El foco de la publicación anual de la Encuesta Nacional de Hogares (Enaho) está siempre en la caída o crecimiento de la tasa de pobreza. No es para menos. No sería exagerado decir que buena parte del éxito de una sociedad se puede medir en la proporción de familias que pueden acceder a alimentos, vestimenta, vivienda y otros bienes materiales básicos. La pobreza priva a las personas de su libertad para ejercer una vida y ciudadanía plenas, y esta triste condición se ha expandido en el Perú en el último año. Según la Enaho del 2023, publicada esta semana luego de un bochornoso intento de suspensión de parte del gobierno, el 29% de las familias peruanas vive debajo del umbral de pobreza.
En paralelo, es el fortalecimiento de la clase media lo que brinda cada vez más dinamismo a las sociedades. A esta condición se le ha prestado históricamente mucha menos atención aquí, pero, por su tamaño y su rol como motor político, económico y cultural de las naciones modernas, tal negligencia es un error.
La ralentización de la economía, por supuesto, golpeó también a esta clase media. De acuerdo con un informe del Instituto Peruano de Economía (IPE) publicado hoy en este Diario, aproximadamente 1,8 millones de peruanos habrían salido de la clase media –definida en el umbral del Banco Mundial como disponibilidad de ingresos per cápita de entre S/980 y S/5.700 mensuales– en el 2023. En el 2019, la clase media englobaba al 40% de la población, lo que la convertía en la primera minoría, seguida de la población vulnerable con una incidencia del 35%. El año pasado, la proporción de familias dentro del umbral de ingresos de clase media cayó siete puntos porcentuales para ubicarse en 33%, mientras que la tasa de vulnerabilidad llegaba al 38%. En otras palabras, a diferencia de antes de la pandemia y de las sucesivas crisis políticas, hoy el peruano más representativo ya no es un integrante de la clase media, sino uno en condición de vulnerabilidad, al que cualquier evento externo, como la pérdida de empleo o el deterioro de la salud, puede ubicarlo en la pobreza. Las cifras expresan un retroceso de 12 años.

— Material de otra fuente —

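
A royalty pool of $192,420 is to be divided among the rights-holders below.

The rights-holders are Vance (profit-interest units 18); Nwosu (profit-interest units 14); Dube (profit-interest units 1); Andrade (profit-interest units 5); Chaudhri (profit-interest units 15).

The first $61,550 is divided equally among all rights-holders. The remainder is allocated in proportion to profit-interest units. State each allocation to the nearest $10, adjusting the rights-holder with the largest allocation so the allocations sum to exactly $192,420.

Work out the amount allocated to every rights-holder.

Vance: $56,750; Nwosu: $46,880; Dube: $14,780; Andrade: $24,660; Chaudhri: $49,350

First tranche $61,550 split equally: $12,310 each.
Remainder $130,870 by profit-interest units (total 53): Vance 44,446.42 → $44,450; Nwosu 34,569.43 → $34,570; Dube 2,469.25 → $2,470; Andrade 12,346.23 → $12,350; Chaudhri 37,038.68 → $37,040.
Rounding difference −$10 on remainder applied to Vance.
Totals: Vance $12,310 + $44,440 = $56,750; Nwosu $12,310 + $34,570 = $46,880; Dube $12,310 + $2,470 = $14,780; Andrade $12,310 + $12,350 = $24,660; Chaudhri $12,310 + $37,040 = $49,350.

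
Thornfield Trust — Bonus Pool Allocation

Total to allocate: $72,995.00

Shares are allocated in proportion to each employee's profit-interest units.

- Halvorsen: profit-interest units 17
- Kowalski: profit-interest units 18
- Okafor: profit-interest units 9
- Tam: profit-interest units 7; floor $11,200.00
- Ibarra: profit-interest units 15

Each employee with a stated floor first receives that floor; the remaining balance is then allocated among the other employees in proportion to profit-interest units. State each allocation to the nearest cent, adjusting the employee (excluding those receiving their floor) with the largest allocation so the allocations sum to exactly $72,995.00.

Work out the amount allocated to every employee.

Halvorsen: $17,805.34 | Kowalski: $18,852.71 | Okafor: $9,426.36 | Tam: $11,200.00 | Ibarra: $15,710.59

Fund the minimums — Tam $11,200.00. Remaining pool $61,795.00.
Remaining pool split over remaining profit-interest units 59: Halvorsen 17,805.3390 → $17,805.34; Kowalski 18,852.7119 → $18,852.71; Okafor 9,426.3559 → $9,426.36; Ibarra 15,710.5932 → $15,710.59.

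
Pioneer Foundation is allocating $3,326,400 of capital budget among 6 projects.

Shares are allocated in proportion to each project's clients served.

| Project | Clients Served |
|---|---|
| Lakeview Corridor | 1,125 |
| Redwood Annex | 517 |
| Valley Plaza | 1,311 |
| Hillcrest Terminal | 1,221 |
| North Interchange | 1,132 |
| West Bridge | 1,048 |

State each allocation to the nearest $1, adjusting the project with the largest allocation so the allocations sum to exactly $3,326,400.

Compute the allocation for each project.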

Según la OCDE, “la presencia de una clase media próspera y fuerte posibilita economías y sociedades saludables. A través de su consumo, su inversión en educación, salud y vivienda, su apoyo a servicios públicos de calidad, su intolerancia a la corrupción, y su confianza en otros y en instituciones democráticas es la misma base del crecimiento inclusivo”. En los países miembros de este grupo, al que Perú aspira a pertenecer, la clase media incluye a la gran mayoría de la población.

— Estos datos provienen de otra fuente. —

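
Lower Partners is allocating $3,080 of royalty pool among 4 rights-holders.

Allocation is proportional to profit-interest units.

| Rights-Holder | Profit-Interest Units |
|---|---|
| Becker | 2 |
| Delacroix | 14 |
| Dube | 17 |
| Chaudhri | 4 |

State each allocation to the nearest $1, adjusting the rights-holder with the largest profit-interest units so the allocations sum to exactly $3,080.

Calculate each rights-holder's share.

Becker: $166 | Delacroix: $1,165 | Dube: $1,416 | Chaudhri: $333

Combined profit-interest units = 37.
Pro-rata amounts: Becker 2/37 × $3,080 = 166.49; Delacroix 14/37 × $3,080 = 1,165.41; Dube 17/37 × $3,080 = 1,415.14; Chaudhri 4/37 × $3,080 = 332.97.
At nearest $1: Becker $166; Delacroix $1,165; Dube $1,415; Chaudhri $333. Sum = $3,079.
Difference $3,080 − $3,079 = +$1 applied to largest profit-interest units (Dube): Dube becomes $1,416.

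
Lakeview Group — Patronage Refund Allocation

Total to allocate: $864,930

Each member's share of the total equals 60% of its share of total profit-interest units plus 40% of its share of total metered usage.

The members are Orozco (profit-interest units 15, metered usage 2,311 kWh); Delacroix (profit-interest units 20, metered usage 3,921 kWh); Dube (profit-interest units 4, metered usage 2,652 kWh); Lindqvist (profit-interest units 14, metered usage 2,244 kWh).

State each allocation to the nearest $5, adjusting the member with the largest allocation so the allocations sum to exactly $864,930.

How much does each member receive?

Orozco: $218,725; Delacroix: $317,735; Dube: $121,620; Lindqvist: $206,850

Totals — profit-interest units 53, metered usage 11,128.
Composite weights (60% profit-interest units + 40% metered usage): Orozco 0.2529; Delacroix 0.3674; Dube 0.1406; Lindqvist 0.2392.
Proportional shares: Orozco 218,724.41; Delacroix 317,737.97; Dube 121,617.91; Lindqvist 206,849.71.
At nearest $5: Orozco $218,725; Delacroix $317,740; Dube $121,620; Lindqvist $206,850. Sum = $864,935.
Difference $864,930 − $864,935 = −$5 applied to largest allocation (Delacroix): Delacroix becomes $317,735.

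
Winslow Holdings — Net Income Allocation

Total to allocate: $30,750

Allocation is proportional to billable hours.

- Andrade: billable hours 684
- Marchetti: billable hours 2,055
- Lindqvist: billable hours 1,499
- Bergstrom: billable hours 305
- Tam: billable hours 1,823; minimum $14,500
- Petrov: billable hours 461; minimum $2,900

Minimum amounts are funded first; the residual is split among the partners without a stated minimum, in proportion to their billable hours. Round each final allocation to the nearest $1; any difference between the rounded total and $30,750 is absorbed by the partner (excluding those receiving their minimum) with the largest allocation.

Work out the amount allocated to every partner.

Andrade: $2,010 | Marchetti: $6,039 | Lindqvist: $4,405 | Bergstrom: $896 | Tam: $14,500 | Petrov: $2,900

Fund the minimums — Tam $14,500; Petrov $2,900. Remaining pool $13,350.
Remaining pool split over remaining billable hours 4,543: Andrade 2,009.99 → $2,010; Marchetti 6,038.80 → $6,039; Lindqvist 4,404.94 → $4,405; Bergstrom 896.27 → $896.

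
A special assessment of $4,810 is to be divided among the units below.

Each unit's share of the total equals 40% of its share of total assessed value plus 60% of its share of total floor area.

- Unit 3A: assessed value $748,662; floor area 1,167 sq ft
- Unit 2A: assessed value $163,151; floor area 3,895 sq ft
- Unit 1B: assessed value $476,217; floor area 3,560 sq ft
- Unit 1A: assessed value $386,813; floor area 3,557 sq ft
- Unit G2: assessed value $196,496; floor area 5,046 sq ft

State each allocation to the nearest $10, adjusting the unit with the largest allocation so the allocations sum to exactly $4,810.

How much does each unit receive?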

El mismo informe del IPE anticipa que, si el país crece menos de 3% por año, por debajo del ritmo registrado durante el 2000-2019 (5%), podría tomar más de una década volver a los niveles de clase media de prepandemia.

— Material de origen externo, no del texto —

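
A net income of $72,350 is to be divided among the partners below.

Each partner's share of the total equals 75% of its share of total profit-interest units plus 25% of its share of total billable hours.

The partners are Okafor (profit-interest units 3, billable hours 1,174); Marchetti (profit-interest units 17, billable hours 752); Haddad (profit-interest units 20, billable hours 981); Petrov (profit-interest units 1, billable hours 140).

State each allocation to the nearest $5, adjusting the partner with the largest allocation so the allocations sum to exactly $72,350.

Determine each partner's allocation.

Profit-interest units total 41; billable hours total 3,047.
Blended shares (75% profit-interest units + 25% billable hours): Okafor 0.1512; Marchetti 0.3727; Haddad 0.4463; Petrov 0.0298.
Proportional shares: Okafor 10,939.49; Marchetti 26,963.08; Haddad 32,292.89; Petrov 2,154.54.
Rounded to nearest $5: Okafor $10,940; Marchetti $26,965; Haddad $32,295; Petrov $2,155. Sum = $72,355.
Difference $72,350 − $72,355 = −$5 applied to largest allocation (Haddad): Haddad becomes $32,290.

Okafor: $10,940 · Marchetti: $26,965 · Haddad: $32,290 · Petrov: $2,155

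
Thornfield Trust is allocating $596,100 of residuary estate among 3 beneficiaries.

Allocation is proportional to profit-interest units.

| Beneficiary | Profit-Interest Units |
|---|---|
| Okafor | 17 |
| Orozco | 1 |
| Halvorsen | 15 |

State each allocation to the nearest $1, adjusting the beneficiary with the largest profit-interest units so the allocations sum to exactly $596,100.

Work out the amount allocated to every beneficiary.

Combined profit-interest units = 17 + 1 + 15 = 33.
Unrounded shares: Okafor 307,081.82; Orozco 18,063.64; Halvorsen 270,954.55.
After rounding ($1): Okafor $307,082; Orozco $18,064; Halvorsen $270,955. Sum = $596,101.
Difference $596,100 − $596,101 = −$1 applied to largest profit-interest units (Okafor): Okafor becomes $307,081.

Okafor: $307,081 | Orozco: $18,064 | Halvorsen: $270,955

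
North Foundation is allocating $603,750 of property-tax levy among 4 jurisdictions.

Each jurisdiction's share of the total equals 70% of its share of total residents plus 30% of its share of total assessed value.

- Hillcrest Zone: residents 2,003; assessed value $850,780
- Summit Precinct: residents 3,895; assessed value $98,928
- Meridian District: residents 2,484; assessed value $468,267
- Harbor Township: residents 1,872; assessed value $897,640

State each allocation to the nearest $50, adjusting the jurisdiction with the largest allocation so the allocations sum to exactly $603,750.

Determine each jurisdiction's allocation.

Totals — residents 10,254, assessed value 2,315,615.
Composite weights (70% residents + 30% assessed value): Hillcrest Zone 0.2470; Summit Precinct 0.2787; Meridian District 0.2302; Harbor Township 0.2441.
Proportional shares: Hillcrest Zone 149,102.02; Summit Precinct 168,272.90; Meridian District 139,006.97; Harbor Township 147,368.11.
Rounded to nearest $50: Hillcrest Zone $149,100; Summit Precinct $168,250; Meridian District $139,000; Harbor Township $147,350. Sum = $603,700.
Difference $603,750 − $603,700 = +$50 applied to largest allocation (Summit Precinct): Summit Precinct becomes $168,300.

Hillcrest Zone: $149,100; Summit Precinct: $168,300; Meridian District: $139,000; Harbor Township: $147,350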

Hoy, en medio de este clima difícil y donde el camino de salida al entrampamiento nacional no es claro, la tasa esperada de crecimiento de largo plazo para el Perú no supera el 3%.
Si algo debería demostrar esta historia es que el crecimiento económico sí es una condición absolutamente indispensable para mejorar la calidad de vida de la población, y que soslayar su relevancia –como hicieron muchos en años anteriores– puede resultar en proyectos de vida de millones de personas seriamente perjudicados o truncados al cabo de pocos años. Nada más esa actitud irresponsable debería, por lo menos, costarle la elección a cualquier candidato que romantice un país en el que el crecimiento económico no es un componente central de su estrategia de prosperidad. Más evidencia, a estas alturas, imposible.